Вероник достала бокалы и поставила на стол мартини, пастис и дешевое виски, которое обычно закупают французы в пограничных испанских городах. Любаш внимательно посмотрел на выставленные бутылки и налил себе немного пастиса, который не стал разбавлять водой.

- Мадам, у вас кот давно появился?

Вероник удивленно на него посмотрела, а потом ответила:

- Несколько месяцев. Но вот уже неделю, как его нет. Я ударила его граблями, и с тех пор он пропал.

- Гм, - промямлил Любаш, задумчиво поглаживая свои длинные черные усы. - Как зовут вашего мужа?

- Эрве, - еще больше удивилась Вероник.

- Спасибо, мадам, - поблагодарил Любаш. – Можно я похожу вокруг вашего дома?

- Да, конечно.

Прошло с полчаса, и цыган вернулся. В руках у него был облезлый черный кот.

- Мадам, я брать с собой кота, - попросил Любаш.

- Да, конечно, забирайте его, это не мой кот, а бродячий, - согласилась Вероник. - Ой, да у него рана на животе! Неужели это от удара граблей?!
 
Вероник достала из аптечки бинт и спирт и начала ухаживать за котом. Тот ласково прижимался к ней, тихо урча от удовольствия.

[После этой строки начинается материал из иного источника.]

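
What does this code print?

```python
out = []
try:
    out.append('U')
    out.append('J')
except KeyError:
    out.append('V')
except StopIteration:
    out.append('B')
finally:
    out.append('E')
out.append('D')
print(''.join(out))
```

Execution trace: 'U' (try body) → 'J' (try body, no exception) → 'E' (finally) → 'D' (after the try/except). Output: UJED

Answer: UJED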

Прощаясь с ней, цыган сообщил:

- Буду искать и думать, а потом приду.

- Хорошо, хорошо, - ответила ему Вероник.

Оставшись одна, она долго еще недоумевала над происшедшим.

Любаш же увез кота к себе домой. Еще из-за пазухи цыгана увидев ашельемы, кот нервно взмахнул хвостом.

- Тихо, тихо, - стал успокаивать его Любаш. – Будем надеяться, что ты надолго здесь не задержишься.

В квартире Любаш внимательно рассмотрел странный орнамент, выбритый на лбу кота. Когда пробила полночь, цыган вывел кота во двор. Намотав на руку его хвост, он крепко сжал другой рукой кошачью шею.

- А теперь ты должен убедить меня в том, что заслуживаешь жизни, - прошептал Любаш коту.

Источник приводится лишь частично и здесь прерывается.